Iran announced prematurely this week that it had renewed full diplomatic relations with Egypt. It added, as a sweetener, that a street in Tehran had been renamed Intifada street from Khaled Islambuli street, after the Egyptian who assassinated Anwar Sadat in 1981. Egypt denied that ties had yet been resumed, but agreed that contacts between the two countries were continuing. debkafile reports on these contacts, which hinge on the extradition of the Egyptian terrorists that Iran says it is holding.
In May 2003, a month after the fall of Baghdad, Iran requested that an Egyptian delegation should come to Tehran to discuss renewing relations. The delegation went, and since then three or four senior Egyptian diplomats and intelligence people have been stationed in Tehran.
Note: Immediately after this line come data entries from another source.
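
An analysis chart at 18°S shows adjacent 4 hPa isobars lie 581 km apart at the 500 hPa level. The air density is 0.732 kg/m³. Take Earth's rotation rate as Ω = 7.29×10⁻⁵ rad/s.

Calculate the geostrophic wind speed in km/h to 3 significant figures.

Coriolis parameter at 18°S:
f = 2Ω sin φ = 2 × 7.29×10⁻⁵ × sin 18° = 4.51×10⁻⁵ s⁻¹
Pressure gradient: |∂P/∂n| = 400 Pa / 581000 m = 6.88×10⁻⁴ Pa/m
Geostrophic balance (pressure-gradient force = Coriolis force):
V_g = (1/(fρ)) |∂P/∂n| = 6.88×10⁻⁴ / (4.51×10⁻⁵ × 0.732) = 20.9 m/s
Converting: 20.9 m/s × 3.6 = 75.2 km/h

75.2 km/h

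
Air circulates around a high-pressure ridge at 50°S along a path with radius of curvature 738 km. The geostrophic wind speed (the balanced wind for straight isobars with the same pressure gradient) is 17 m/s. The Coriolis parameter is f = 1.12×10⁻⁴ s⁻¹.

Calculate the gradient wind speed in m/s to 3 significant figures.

23.9 m/s

Around a high, pressure-gradient force acts outward with centrifugal, so Coriolis balances both:
fV = (1/ρ)|∂P/∂n| + V²/R  →  V² − fR·V + fR·V_g = 0
With fR = 1.12×10⁻⁴ × 738×10³ m = 82.7 m/s:
V = [fR − √((fR)² − 4 fR V_g)]/2 = [82.7 − √(82.7² − 4×82.7×17)]/2 = 23.9 m/s
Supergeostrophic (V > V_g = 17 m/s), as expected around a high.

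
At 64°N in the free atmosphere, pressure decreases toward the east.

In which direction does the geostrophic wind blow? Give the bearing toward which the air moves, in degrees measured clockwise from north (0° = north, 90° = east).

The pressure-gradient force points toward the east (bearing 090°).
Geostrophic balance: in the Northern Hemisphere the Coriolis force deflects motion to the right, so the geostrophic wind blows 90° to the right of the pressure-gradient force (low pressure on the left).
Rotating 090° by 90° clockwise gives 180° — the wind blows toward the south.

180°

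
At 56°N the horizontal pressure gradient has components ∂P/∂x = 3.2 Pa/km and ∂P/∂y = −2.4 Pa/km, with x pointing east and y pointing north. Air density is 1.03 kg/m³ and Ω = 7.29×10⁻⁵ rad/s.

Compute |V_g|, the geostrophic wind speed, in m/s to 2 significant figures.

Coriolis parameter at 56°N:
f = 2Ω sin φ = 2 × 7.29×10⁻⁵ × sin 56° = 1.21×10⁻⁴ s⁻¹
Component geostrophic relations (x east, y north):
u_g = −(1/(fρ)) ∂P/∂y,  v_g = (1/(fρ)) ∂P/∂x
u_g = −(−2.4×10⁻³)/(1.21×10⁻⁴ × 1.03) = 19.3 m/s;  v_g = (3.2×10⁻³)/(1.21×10⁻⁴ × 1.03) = 25.7 m/s
|V_g| = √(u_g² + v_g²) = 32.1 m/s

32 m/s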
The Iranians, as a gesture of goodwill, told the Egyptians that Sayef al-Adal, a senior operative of Egyptian Islamic Jihad and al-Qaeda, who was responsible for organizing the May 12 2003 attack on Riyadh, Saudi Arabia’s capital, was in Iran. They later said that Ayman al-Zawahiri, the head of Islamic Jihad and Osama’s bin Laden’s deputy, was also in Iran. They also named Showqi Islambuli , the brother of President Sadat’s assassin, and gave Egypt a list of some 60 Egyptian Islamic Jihad and al-Qaeda operatives.
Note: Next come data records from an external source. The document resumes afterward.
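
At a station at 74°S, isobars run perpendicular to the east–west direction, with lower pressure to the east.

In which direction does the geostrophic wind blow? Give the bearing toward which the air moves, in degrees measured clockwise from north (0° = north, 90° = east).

000°

The pressure-gradient force points toward the east (bearing 090°).
Geostrophic balance: in the Southern Hemisphere the Coriolis force deflects motion to the left, so the geostrophic wind blows 90° to the left of the pressure-gradient force (low pressure on the right).
Rotating 090° by 90° counterclockwise gives 000° — the wind blows toward the north.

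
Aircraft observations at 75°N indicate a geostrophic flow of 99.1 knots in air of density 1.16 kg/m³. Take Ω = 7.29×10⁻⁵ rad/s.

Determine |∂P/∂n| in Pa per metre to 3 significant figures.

8.33×10⁻³ Pa/m

Coriolis parameter at 75°N:
f = 2Ω sin φ = 2 × 7.29×10⁻⁵ × sin 75° = 1.41×10⁻⁴ s⁻¹
Wind speed in SI: 99.1 knots = 51.0 m/s
Geostrophic balance rearranged: |∂P/∂n| = f ρ V_g
|∂P/∂n| = 1.41×10⁻⁴ × 1.16 × 51.0 = 8.33×10⁻³ Pa/m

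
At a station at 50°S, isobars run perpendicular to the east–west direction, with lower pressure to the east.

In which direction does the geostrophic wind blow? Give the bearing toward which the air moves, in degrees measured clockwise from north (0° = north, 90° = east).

000°

The pressure-gradient force points toward the east (bearing 090°).
Geostrophic balance: in the Southern Hemisphere the Coriolis force deflects motion to the left, so the geostrophic wind blows 90° to the left of the pressure-gradient force (low pressure on the right).
Rotating 090° by 90° counterclockwise gives 000° — the wind blows toward the north.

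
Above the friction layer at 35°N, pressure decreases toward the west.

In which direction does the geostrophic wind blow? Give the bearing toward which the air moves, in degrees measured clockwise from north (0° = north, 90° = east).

The pressure-gradient force points toward the west (bearing 270°).
Geostrophic balance: in the Northern Hemisphere the Coriolis force deflects motion to the right, so the geostrophic wind blows 90° to the right of the pressure-gradient force (low pressure on the left).
Rotating 270° by 90° clockwise gives 000° — the wind blows toward the north.

000°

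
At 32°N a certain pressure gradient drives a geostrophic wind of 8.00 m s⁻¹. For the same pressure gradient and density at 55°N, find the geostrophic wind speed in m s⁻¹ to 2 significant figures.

5.2 m s⁻¹

With the same pressure gradient and density, V_g ∝ 1/f ∝ 1/sin φ.
V₂ = V₁ · sin φ₁ / sin φ₂ = 8.00 × sin 32° / sin 55°
V₂ = 8.00 × 0.5299/0.8192 = 5.2 m s⁻¹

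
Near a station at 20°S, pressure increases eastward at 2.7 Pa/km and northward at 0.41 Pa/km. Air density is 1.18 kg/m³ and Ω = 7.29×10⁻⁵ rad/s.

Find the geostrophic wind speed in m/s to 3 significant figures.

46.4 m/s

Coriolis parameter at 20°S:
f = 2Ω sin φ = 2 × 7.29×10⁻⁵ × sin 20° = 4.99×10⁻⁵ s⁻¹
In the Southern Hemisphere f is negative: f = −4.99×10⁻⁵ s⁻¹.
Component geostrophic relations (x east, y north):
u_g = −(1/(fρ)) ∂P/∂y,  v_g = (1/(fρ)) ∂P/∂x
u_g = −(0.41×10⁻³)/(−4.99×10⁻⁵ × 1.18) = 6.97 m/s;  v_g = (2.7×10⁻³)/(−4.99×10⁻⁵ × 1.18) = −45.9 m/s
|V_g| = √(u_g² + v_g²) = 46.4 m/s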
The Egyptians want some of these men extradited, and Iran appeared to be carrying out similar negotiations with Saudi Arabia, Kuwait, Jordan and the US. Jordan wants the extradition of Abu Mus’ab Lal-Zarqawi, an al-Qaeda operative whom the Turks accuse of being responsible for attacks on Jewish and British buildings in Istanbul in November 2003. Iran apparently agreed that the named men should be extradited to their country of citizenship.
But what is totally unclear is whether all or any of these men are actually detained by the Iranian authorities or are just known to have passed through Iranian territory. Their presence is said to be known to the Iranian authorities and they appear to have been, or are being, kept under surveillance. But does it go beyond this? In fact, the muddle goes even deeper.
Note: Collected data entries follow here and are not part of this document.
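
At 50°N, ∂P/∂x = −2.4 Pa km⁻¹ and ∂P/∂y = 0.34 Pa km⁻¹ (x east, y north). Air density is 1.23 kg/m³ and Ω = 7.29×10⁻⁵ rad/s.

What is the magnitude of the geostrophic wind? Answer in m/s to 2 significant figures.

Coriolis parameter at 50°N:
f = 2Ω sin φ = 2 × 7.29×10⁻⁵ × sin 50° = 1.12×10⁻⁴ s⁻¹
Component geostrophic relations (x east, y north):
u_g = −(1/(fρ)) ∂P/∂y,  v_g = (1/(fρ)) ∂P/∂x
u_g = −(0.34×10⁻³)/(1.12×10⁻⁴ × 1.23) = −2.47 m/s;  v_g = (−2.4×10⁻³)/(1.12×10⁻⁴ × 1.23) = −17.5 m/s
|V_g| = √(u_g² + v_g²) = 17.6 m/s

18 m/s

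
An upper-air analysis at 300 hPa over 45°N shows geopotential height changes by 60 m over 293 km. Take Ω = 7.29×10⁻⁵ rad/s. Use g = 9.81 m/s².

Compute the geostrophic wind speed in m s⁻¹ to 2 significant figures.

Coriolis parameter at 45°N:
f = 2Ω sin φ = 2 × 7.29×10⁻⁵ × sin 45° = 1.03×10⁻⁴ s⁻¹
Height gradient: |∂Z/∂n| = 60 m / 293000 m = 2.05×10⁻⁴
On a pressure surface, geostrophic balance gives V_g = (g/f)|∂Z/∂n|:
V_g = 9.81 × 2.05×10⁻⁴ / 1.03×10⁻⁴ = 19.5 m/s

19 m s⁻¹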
The Iranians eventually told the Egyptians that Sayef al-Adal , who had presented an Egyptian passport, was now presenting a Kuwaiti one. Even more confusingly, they said that al-Zawahiri’s name was on the list by mistake. It appeared that forged passports, perhaps originating in Bahrain, were around the place. Kuwait and Bahrain then told Iran that they had no such citizens and were not interested in extradition.
On July 22 2003 Egypt made its position clear. General Omar Suleiman, Egypt’s intelligence minister, arrived on a secret visit toTehran with a message from President Hosni Mubarak to Ayatollah Ali Khamenei : ” Either you extradite the Islamic Jihad and al-Qaeda operatives that you have said you have or diplomatic ties will not be resumed.” debkafile sources report that Suleiman waited all August in Tehran without getting a clear answer from Iran, and eventually returned empty-handed. This remains Egypt’s position.
The latest twist in the story was reported by DEBKA-Net-Weekly on January 2 2004. To subscribe to DEBKA-Net-Weekly click HERE.
On December 29 Iran surprised Egypt and the US by saying it had arrested Ahmad Khasan al-Nadush Khayer (nom de guerre Siyasiya), the operation chief of Islamic Jihad’s and al-Qaeda’s special forces. Khayer, an Egyptian whose real name is Abdullah Muhammad Ragab, is a close associate of al-Zawahiri.
A senior official told debkafile that US counter-terrorist authorities would like nothing better than to speak with Khayer: “If anyone in al-Qaeda knows when and where the fundamentalist terrorists mean to strike in the coming days or hours, Siyasiya is that man. But we have to be realistic. After all, we are dealing with the Iranians and aside from their claim to have arrested him. We may not hear a word of him ever again.”
The very fact that Iran reported that it was holding Khayer shows that it is renewing its efforts to achieve ties with Egypt. But the history of evasions and contradictions makes Egypt ultra-cautious. Egypt’s foreign minister, Ahmed Maher, said on January 7th that the two countries are discussing the possibility of renewing their relations. This, in effect, is a repetition of Omar Suleiman’s message last summer: “Extradite wanted Egyptian terrorists and we will resume diplomatic relations. Otherwise not.”